Overseas drivers were found at fault in 75 per cent of 538 injury crashes in which they were involved. But although failure to adjust to local conditions was blamed for seven fatal crashes, that was the suspected cause of just 26 per cent of the injury crashes.

This could do with some comparisons.  75% of 538 is 403, which is about 4.5% of all injury crashes that year.  We get about 2.7 million visitors per year, with a mean stay of 20 days (PDF), so on average the population is about 3.3% short-term visitors.

Or, we can look at the ‘factors involved’ for all the injury crashes. I get 15367  drivers of motorised vehicles involved in injury crashes, and 9192 of them have a contributing factor that is driver fault (causes 1xx to 4xx in the Crash Analysis System). This doesn’t include things like brake failures.  So, drivers on average are at fault in about 60% of the injury crashes they are involved in.

Based on this, it looks as though foreign drivers are somewhat more dangerous, but that restricting them is very unlikely to prevent more than, say, 1-2% of crashes.
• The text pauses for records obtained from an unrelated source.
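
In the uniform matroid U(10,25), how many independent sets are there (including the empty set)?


Independent sets of U(10,25) are all subsets of size <= 10.
Count = C(25,0) + C(25,1) + C(25,2) + C(25,3) + C(25,4) + C(25,5) + C(25,6) + C(25,7) + C(25,8) + C(25,9) + C(25,10)
     = 1 + 25 + 300 + 2300 + 12650 + 53130 + 177100 + 480700 + 1081575 + 2042975 + 3268760
     = 7119516.

7119516


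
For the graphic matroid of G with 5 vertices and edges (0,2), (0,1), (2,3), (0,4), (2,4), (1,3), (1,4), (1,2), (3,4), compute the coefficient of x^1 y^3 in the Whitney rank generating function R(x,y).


R(x,y) = sum over A in 2^E of x^(r(E)-r(A)) * y^(|A|-r(A)).
G has 5 vertices, 9 edges. r(E) = 4.
Enumerate all 2^9 = 512 subsets.
Count subsets with r(E)-r(A)=1 and |A|-r(A)=3: 2.

2


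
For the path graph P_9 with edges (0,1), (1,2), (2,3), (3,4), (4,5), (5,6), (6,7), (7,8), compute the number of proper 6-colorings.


P(P_9, k) = k * (k-1)^(8).
P(6) = 6 * 5^8 = 6 * 390625 = 2343750.

2343750


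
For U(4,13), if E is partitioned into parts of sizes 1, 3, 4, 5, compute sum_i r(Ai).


r(Ai) = min(|Ai|, 4) for each part.
Sum = min(1,4) + min(3,4) + min(4,4) + min(5,4)
    = 1 + 3 + 4 + 4
    = 12.

12


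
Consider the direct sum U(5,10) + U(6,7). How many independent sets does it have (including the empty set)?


For a direct sum, |I(M1+M2)| = |I(M1)| * |I(M2)|.
|I(U(5,10))| = sum C(10,k) for k=0..5 = 638.
|I(U(6,7))| = sum C(7,k) for k=0..6 = 127.
Total = 638 * 127 = 81026.

81026


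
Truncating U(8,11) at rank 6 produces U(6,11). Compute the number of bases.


Truncating U(8,11) to rank 6 gives U(6,11).
Bases of U(6,11) are all 6-element subsets of 11 elements.
Number of bases = C(11,6) = 11! / (6! * 5!) = 462.

462


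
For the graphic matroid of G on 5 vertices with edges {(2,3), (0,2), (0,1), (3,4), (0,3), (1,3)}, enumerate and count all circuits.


A circuit in a graphic matroid = edge set of a simple cycle.
G has 5 vertices and 6 edges.
Enumerating all minimal edge subsets forming cycles...
Total circuits found: 3.

3


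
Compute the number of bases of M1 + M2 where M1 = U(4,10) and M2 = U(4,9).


Bases of a direct sum M1 + M2: |B| = |B(M1)| * |B(M2)|.
|B(U(4,10))| = C(10,4) = 210.
|B(U(4,9))| = C(9,4) = 126.
Total bases = 210 * 126 = 26460.

26460


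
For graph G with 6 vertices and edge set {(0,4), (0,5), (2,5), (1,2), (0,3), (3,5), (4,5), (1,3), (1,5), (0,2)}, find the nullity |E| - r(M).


Cycle rank (nullity) = |E| - r(M) = |E| - (|V| - c).
|E| = 10, |V| = 6, c = 1.
Nullity = 10 - (6 - 1) = 10 - 5 = 5.

5


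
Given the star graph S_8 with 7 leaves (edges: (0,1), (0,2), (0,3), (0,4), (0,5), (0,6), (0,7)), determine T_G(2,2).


A star on 8 vertices is a tree with 7 edges.
T(x,y) = x^(7) for any tree.
T(2,2) = 2^7 = 128.

128


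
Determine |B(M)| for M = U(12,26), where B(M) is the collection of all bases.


Bases of U(12,26) are all 12-element subsets of the 26-element ground set.
Number of bases = C(26,12).
(26 choose 12) = 9657700.

9657700


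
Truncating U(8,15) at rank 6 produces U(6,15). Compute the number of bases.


Truncating U(8,15) to rank 6 gives U(6,15).
Bases of U(6,15) are all 6-element subsets of 15 elements.
Number of bases = C(15,6) = 15! / (6! * 9!) = 5005.

5005


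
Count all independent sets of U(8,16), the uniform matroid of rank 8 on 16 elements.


Independent sets of U(8,16) are all subsets of size <= 8.
Count = C(16,0) + C(16,1) + C(16,2) + C(16,3) + C(16,4) + C(16,5) + C(16,6) + C(16,7) + C(16,8)
     = 1 + 16 + 120 + 560 + 1820 + 4368 + 8008 + 11440 + 12870
     = 39203.

39203


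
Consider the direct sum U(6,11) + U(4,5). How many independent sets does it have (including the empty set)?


For a direct sum, |I(M1+M2)| = |I(M1)| * |I(M2)|.
|I(U(6,11))| = sum C(11,k) for k=0..6 = 1486.
|I(U(4,5))| = sum C(5,k) for k=0..4 = 31.
Total = 1486 * 31 = 46066.

46066


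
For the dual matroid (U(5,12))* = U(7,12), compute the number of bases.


The dual of U(r,n) is U(n-r, n) = U(7,12).
Bases of U(7,12) are all (7)-element subsets.
|B(M*)| = C(12,7) = 12! / (7! * 5!) = 792.

792


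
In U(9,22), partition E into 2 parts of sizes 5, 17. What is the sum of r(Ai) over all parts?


r(Ai) = min(|Ai|, 9) for each part.
Sum = min(5,9) + min(17,9)
    = 5 + 9
    = 14.

14


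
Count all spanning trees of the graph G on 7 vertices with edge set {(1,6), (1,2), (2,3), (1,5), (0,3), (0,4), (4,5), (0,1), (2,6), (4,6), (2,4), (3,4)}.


By Kirchhoff's matrix tree theorem, the number of spanning trees equals
the determinant of any cofactor of the Laplacian matrix L.
G has 7 vertices and 12 edges.
Computing the (6 x 6) cofactor determinant gives 339.

339


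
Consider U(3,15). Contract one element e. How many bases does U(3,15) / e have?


Contracting e from U(3,15) gives U(2,14).
Bases of U(2,14) = (14 choose 2) = 91.

91


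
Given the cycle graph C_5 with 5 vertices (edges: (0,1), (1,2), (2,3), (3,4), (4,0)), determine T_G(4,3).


T(C_5; x,y) = x + x^2 + ... + x^(4) + y.
T(4,3) = 4^1 + 4^2 + 4^3 + 4^4 + 3
= 4 + 16 + 64 + 256 + 3
= 343.

343


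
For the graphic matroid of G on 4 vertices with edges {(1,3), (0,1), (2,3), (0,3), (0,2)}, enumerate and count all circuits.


A circuit in a graphic matroid = edge set of a simple cycle.
G has 4 vertices and 5 edges.
Enumerating all minimal edge subsets forming cycles...
Total circuits found: 3.

3


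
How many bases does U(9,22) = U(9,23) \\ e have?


Deleting e from U(9,23) gives U(9,22) since n > r.
Bases of U(9,22) = (22 choose 9) = 497420.

497420


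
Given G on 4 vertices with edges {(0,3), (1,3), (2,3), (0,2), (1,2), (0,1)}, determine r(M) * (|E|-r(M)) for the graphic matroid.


r(M) = |V| - c = 4 - 1 = 3.
nullity = |E| - r(M) = 6 - 3 = 3.
Product = 3 * 3 = 9.

9


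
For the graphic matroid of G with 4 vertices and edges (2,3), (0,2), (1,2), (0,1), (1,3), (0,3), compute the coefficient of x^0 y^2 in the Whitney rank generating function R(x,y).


R(x,y) = sum over A in 2^E of x^(r(E)-r(A)) * y^(|A|-r(A)).
G has 4 vertices, 6 edges. r(E) = 3.
Enumerate all 2^6 = 64 subsets.
Count subsets with r(E)-r(A)=0 and |A|-r(A)=2: 6.

6


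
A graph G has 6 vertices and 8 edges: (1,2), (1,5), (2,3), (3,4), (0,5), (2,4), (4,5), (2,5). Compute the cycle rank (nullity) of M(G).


Cycle rank (nullity) = |E| - r(M) = |E| - (|V| - c).
|E| = 8, |V| = 6, c = 1.
Nullity = 8 - (6 - 1) = 8 - 5 = 3.

3


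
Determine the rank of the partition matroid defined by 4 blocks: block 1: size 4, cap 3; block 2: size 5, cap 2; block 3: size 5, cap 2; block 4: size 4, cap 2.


Rank of a partition matroid = sum of min(|Si|, ci) for each block.
= min(4,3) + min(5,2) + min(5,2) + min(4,2)
= 3 + 2 + 2 + 2
= 9.

9


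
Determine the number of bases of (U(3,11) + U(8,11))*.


(M1+M2)* = M1* + M2*.
M1* = U(8,11), bases: C(11,8) = 165.
M2* = U(3,11), bases: C(11,3) = 165.
|B(M*)| = 165 * 165 = 27225.

27225


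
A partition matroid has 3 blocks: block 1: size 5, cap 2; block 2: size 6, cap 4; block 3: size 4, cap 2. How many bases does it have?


A basis picks exactly ci elements from block i.
Number of bases = product of C(|Si|, ci).
= C(5,2) * C(6,4) * C(4,2)
= 10 * 15 * 6
= 900.

900


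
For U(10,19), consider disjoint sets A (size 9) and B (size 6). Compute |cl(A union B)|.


|A union B| = 9 + 6 = 15 (disjoint).
In U(10,19), cl(S) = S if |S| < 10, else cl(S) = E.
Since 15 >= 10, cl(A union B) = E.
|cl(A union B)| = 19.

19


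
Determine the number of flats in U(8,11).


Flats of U(8,11): every subset of size < 8 is a flat, plus E itself.
Count = (11 choose 0) + (11 choose 1) + (11 choose 2) + (11 choose 3) + (11 choose 4) + (11 choose 5) + (11 choose 6) + (11 choose 7) + 1
     = 1 + 11 + 55 + 165 + 330 + 462 + 462 + 330 + 1
     = 1817.

1817


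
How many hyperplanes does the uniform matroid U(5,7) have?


Hyperplanes of U(5,7) are flats of rank 4.
In a uniform matroid, these are exactly the (4)-element subsets.
Count = (7 choose 4) = 35.

35


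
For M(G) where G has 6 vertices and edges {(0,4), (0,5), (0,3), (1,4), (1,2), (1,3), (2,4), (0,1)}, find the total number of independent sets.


An independent set in a graphic matroid is an acyclic edge subset.
G has 6 vertices and 8 edges.
Enumerate all 2^8 = 256 subsets, checking for acyclicity.
Total independent sets = 164.

164


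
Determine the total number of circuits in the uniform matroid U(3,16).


In U(3,16), circuits are the (4)-element subsets.
Any set of 4 elements is dependent, and removing any one element gives
an independent set of size 3, so it is a minimal dependent set.
Number of circuits = C(16,4) = (16 * 15 * 14 * 13) / (1 * 2 * 3 * 4) = 1820.

1820


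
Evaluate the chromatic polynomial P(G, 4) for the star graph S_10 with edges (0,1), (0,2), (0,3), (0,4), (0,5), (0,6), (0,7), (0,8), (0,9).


P(tree, k) = k * (k-1)^(9) for any tree on 10 vertices.
P(4) = 4 * 3^9 = 4 * 19683 = 78732.

78732


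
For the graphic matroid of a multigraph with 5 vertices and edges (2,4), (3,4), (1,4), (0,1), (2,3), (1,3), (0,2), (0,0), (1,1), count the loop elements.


In a graphic matroid, a loop is a self-loop edge (u,u) with rank 0.
Examining all 9 edges for self-loops...
Self-loops found: (0,0), (1,1)
Number of loops = 2.

2


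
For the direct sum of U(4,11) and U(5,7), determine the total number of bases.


Bases of a direct sum M1 + M2: |B| = |B(M1)| * |B(M2)|.
|B(U(4,11))| = C(11,4) = 330.
|B(U(5,7))| = C(7,5) = 21.
Total bases = 330 * 21 = 6930.

6930


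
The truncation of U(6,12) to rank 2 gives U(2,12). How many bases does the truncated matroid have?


Truncating U(6,12) to rank 2 gives U(2,12).
Bases of U(2,12) are all 2-element subsets of 12 elements.
Number of bases = (12 choose 2) = 66.

66


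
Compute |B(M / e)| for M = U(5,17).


Contracting e from U(5,17) gives U(4,16).
Bases of U(4,16) = C(16,4) = 16! / (4! * 12!) = 1820.

1820


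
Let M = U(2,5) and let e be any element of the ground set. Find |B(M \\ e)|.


Deleting e from U(2,5) gives U(2,4) since n > r.
Bases of U(2,4) = (4 choose 2) = 6.

6


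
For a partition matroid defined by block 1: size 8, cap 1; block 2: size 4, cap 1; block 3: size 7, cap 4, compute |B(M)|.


A basis picks exactly ci elements from block i.
Number of bases = product of C(|Si|, ci).
= C(8,1) * C(4,1) * C(7,4)
= 8 * 4 * 35
= 1120.

1120


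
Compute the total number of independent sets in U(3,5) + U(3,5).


For a direct sum, |I(M1+M2)| = |I(M1)| * |I(M2)|.
|I(U(3,5))| = sum C(5,k) for k=0..3 = 26.
|I(U(3,5))| = sum C(5,k) for k=0..3 = 26.
Total = 26 * 26 = 676.

676


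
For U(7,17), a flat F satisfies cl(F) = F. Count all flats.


Flats of U(7,17): every subset of size < 7 is a flat, plus E itself.
Count = (17 choose 0) + (17 choose 1) + (17 choose 2) + (17 choose 3) + (17 choose 4) + (17 choose 5) + (17 choose 6) + 1
     = 1 + 17 + 136 + 680 + 2380 + 6188 + 12376 + 1
     = 21779.

21779


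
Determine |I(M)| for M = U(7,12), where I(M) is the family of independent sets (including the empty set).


Independent sets of U(7,12) are all subsets of size <= 7.
Count = (12 choose 0) + (12 choose 1) + (12 choose 2) + (12 choose 3) + (12 choose 4) + (12 choose 5) + (12 choose 6) + (12 choose 7)
     = 1 + 12 + 66 + 220 + 495 + 792 + 924 + 792
     = 3302.

3302


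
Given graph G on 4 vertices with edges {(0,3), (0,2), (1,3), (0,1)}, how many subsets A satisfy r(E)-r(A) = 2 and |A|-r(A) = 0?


R(x,y) = sum over A in 2^E of x^(r(E)-r(A)) * y^(|A|-r(A)).
G has 4 vertices, 4 edges. r(E) = 3.
Enumerate all 2^4 = 16 subsets.
Count subsets with r(E)-r(A)=2 and |A|-r(A)=0: 4.

4


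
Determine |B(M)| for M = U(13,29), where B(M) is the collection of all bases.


Bases of U(13,29) are all 13-element subsets of the 29-element ground set.
Number of bases = C(29,13).
C(29,13) = 29! / (13! * 16!) = 67863915.

67863915


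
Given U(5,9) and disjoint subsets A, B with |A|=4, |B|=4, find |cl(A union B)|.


|A union B| = 4 + 4 = 8 (disjoint).
In U(5,9), cl(S) = S if |S| < 5, else cl(S) = E.
Since 8 >= 5, cl(A union B) = E.
|cl(A union B)| = 9.

9


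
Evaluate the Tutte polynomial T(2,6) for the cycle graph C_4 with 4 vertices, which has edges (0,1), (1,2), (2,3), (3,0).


T(C_4; x,y) = x + x^2 + ... + x^(3) + y.
T(2,6) = 2^1 + 2^2 + 2^3 + 6
= 2 + 4 + 8 + 6
= 20.

20


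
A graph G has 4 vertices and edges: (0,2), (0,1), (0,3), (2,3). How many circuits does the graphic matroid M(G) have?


A circuit in a graphic matroid = edge set of a simple cycle.
G has 4 vertices and 4 edges.
Enumerating all minimal edge subsets forming cycles...
Total circuits found: 1.

1


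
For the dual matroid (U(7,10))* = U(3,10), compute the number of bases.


The dual of U(r,n) is U(n-r, n) = U(3,10).
Bases of U(3,10) are all (3)-element subsets.
|B(M*)| = C(10,3) = (10 * 9 * 8) / (1 * 2 * 3) = 120.

120


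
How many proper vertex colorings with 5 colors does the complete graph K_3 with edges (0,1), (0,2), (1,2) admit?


P(K_3, k) = k(k-1)(k-2)...(k-2).
P(5) = (5) * (4) * (3) = 60.

60


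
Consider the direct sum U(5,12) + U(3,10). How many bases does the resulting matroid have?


Bases of a direct sum M1 + M2: |B| = |B(M1)| * |B(M2)|.
|B(U(5,12))| = C(12,5) = 792.
|B(U(3,10))| = C(10,3) = 120.
Total bases = 792 * 120 = 95040.

95040


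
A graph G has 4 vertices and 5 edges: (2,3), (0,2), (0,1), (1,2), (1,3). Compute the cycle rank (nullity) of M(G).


Cycle rank (nullity) = |E| - r(M) = |E| - (|V| - c).
|E| = 5, |V| = 4, c = 1.
Nullity = 5 - (4 - 1) = 5 - 3 = 2.

2


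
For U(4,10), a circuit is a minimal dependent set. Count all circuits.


In U(4,10), circuits are the (5)-element subsets.
Any set of 5 elements is dependent, and removing any one element gives
an independent set of size 4, so it is a minimal dependent set.
Number of circuits = C(10,5) = 10! / (5! * 5!) = 252.

252


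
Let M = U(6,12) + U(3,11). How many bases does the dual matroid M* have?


(M1+M2)* = M1* + M2*.
M1* = U(6,12), bases: C(12,6) = 924.
M2* = U(8,11), bases: C(11,8) = 165.
|B(M*)| = 924 * 165 = 152460.

152460


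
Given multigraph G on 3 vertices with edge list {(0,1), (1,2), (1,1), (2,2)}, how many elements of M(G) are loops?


In a graphic matroid, a loop is a self-loop edge (u,u) with rank 0.
Examining all 4 edges for self-loops...
Self-loops found: (1,1), (2,2)
Number of loops = 2.

2


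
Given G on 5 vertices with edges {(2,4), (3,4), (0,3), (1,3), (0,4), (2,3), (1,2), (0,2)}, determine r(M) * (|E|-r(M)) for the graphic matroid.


r(M) = |V| - c = 5 - 1 = 4.
nullity = |E| - r(M) = 8 - 4 = 4.
Product = 4 * 4 = 16.

16


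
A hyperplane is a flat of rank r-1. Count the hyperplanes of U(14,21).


Hyperplanes of U(14,21) are flats of rank 13.
In a uniform matroid, these are exactly the (13)-element subsets.
Count = C(21,13) = 21! / (13! * 8!) = 203490.

203490


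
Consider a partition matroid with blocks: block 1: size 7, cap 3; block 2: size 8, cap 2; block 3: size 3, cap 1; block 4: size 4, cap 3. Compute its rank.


Rank of a partition matroid = sum of min(|Si|, ci) for each block.
= min(7,3) + min(8,2) + min(3,1) + min(4,3)
= 3 + 2 + 1 + 3
= 9.

9


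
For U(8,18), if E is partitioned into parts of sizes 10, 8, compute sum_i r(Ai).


r(Ai) = min(|Ai|, 8) for each part.
Sum = min(10,8) + min(8,8)
    = 8 + 8
    = 16.

16


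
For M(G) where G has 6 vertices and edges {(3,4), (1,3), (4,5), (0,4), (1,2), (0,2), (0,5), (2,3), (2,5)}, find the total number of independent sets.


An independent set in a graphic matroid is an acyclic edge subset.
G has 6 vertices and 9 edges.
Enumerate all 2^9 = 512 subsets, checking for acyclicity.
Total independent sets = 296.

296


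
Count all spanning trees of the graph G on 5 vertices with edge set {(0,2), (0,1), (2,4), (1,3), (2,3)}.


By Kirchhoff's matrix tree theorem, the number of spanning trees equals
the determinant of any cofactor of the Laplacian matrix L.
G has 5 vertices and 5 edges.
Computing the (4 x 4) cofactor determinant gives 4.

4


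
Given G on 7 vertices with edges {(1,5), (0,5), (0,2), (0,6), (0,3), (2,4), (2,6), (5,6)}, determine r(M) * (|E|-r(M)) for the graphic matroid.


r(M) = |V| - c = 7 - 1 = 6.
nullity = |E| - r(M) = 8 - 6 = 2.
Product = 6 * 2 = 12.

12


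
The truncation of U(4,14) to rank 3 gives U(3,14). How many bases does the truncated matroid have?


Truncating U(4,14) to rank 3 gives U(3,14).
Bases of U(3,14) are all 3-element subsets of 14 elements.
Number of bases = C(14,3) = 14! / (3! * 11!) = 364.

364


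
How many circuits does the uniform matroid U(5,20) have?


In U(5,20), circuits are the (6)-element subsets.
Any set of 6 elements is dependent, and removing any one element gives
an independent set of size 5, so it is a minimal dependent set.
Number of circuits = C(20,6) = 20! / (6! * 14!) = 38760.

38760


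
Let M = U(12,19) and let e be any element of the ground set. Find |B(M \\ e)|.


Deleting e from U(12,19) gives U(12,18) since n > r.
Bases of U(12,18) = C(18,12) = 18! / (12! * 6!) = 18564.

18564


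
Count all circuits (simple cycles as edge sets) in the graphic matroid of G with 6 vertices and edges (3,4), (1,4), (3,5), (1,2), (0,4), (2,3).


A circuit in a graphic matroid = edge set of a simple cycle.
G has 6 vertices and 6 edges.
Enumerating all minimal edge subsets forming cycles...
Total circuits found: 1.

1


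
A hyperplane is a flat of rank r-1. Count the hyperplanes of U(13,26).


Hyperplanes of U(13,26) are flats of rank 12.
In a uniform matroid, these are exactly the (12)-element subsets.
Count = C(26,12) = 26! / (12! * 14!) = 9657700.

9657700


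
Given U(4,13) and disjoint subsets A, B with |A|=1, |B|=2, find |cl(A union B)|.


|A union B| = 1 + 2 = 3 (disjoint).
In U(4,13), cl(S) = S if |S| < 4, else cl(S) = E.
Since 3 < 4, cl(A union B) = A union B.
|cl(A union B)| = 3.

3


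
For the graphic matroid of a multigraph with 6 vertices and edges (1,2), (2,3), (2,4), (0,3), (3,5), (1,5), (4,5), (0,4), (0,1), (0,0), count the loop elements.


In a graphic matroid, a loop is a self-loop edge (u,u) with rank 0.
Examining all 10 edges for self-loops...
Self-loops found: (0,0)
Number of loops = 1.

1


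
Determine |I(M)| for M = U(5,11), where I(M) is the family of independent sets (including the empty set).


Independent sets of U(5,11) are all subsets of size <= 5.
Count = C(11,0) + C(11,1) + C(11,2) + C(11,3) + C(11,4) + C(11,5)
     = 1 + 11 + 55 + 165 + 330 + 462
     = 1024.

1024


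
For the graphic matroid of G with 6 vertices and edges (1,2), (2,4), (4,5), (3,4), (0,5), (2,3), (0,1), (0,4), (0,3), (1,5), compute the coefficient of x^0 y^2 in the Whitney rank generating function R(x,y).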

If you consider all the ways we might reduce injury crashes by 1-2%, and think about the side-effects of each one, I don’t think this is going to be near the top of the list.

January 2, 2015

Using the right denominator

We go on and on about denominators on StatsChat: the right way to report things that happen to people is usually a rate per capita rather than a total, otherwise you end up saying that Auckland has the highest number of whatever it is in New Zealand.  You do have to use the right denominator, though.

The Vatican City has the world’s highest crime rate.

That’s because the permanent population is less than 500, but the daily tourist population is about 100 times larger. The right denominator would be the tourist population.

In most countries this isn’t really an issue. For example,  in New Zealand,which has a lot of tourism, short-term visitors are only about 5% of the population. Even in the Cook Islands, residents outnumber tourists.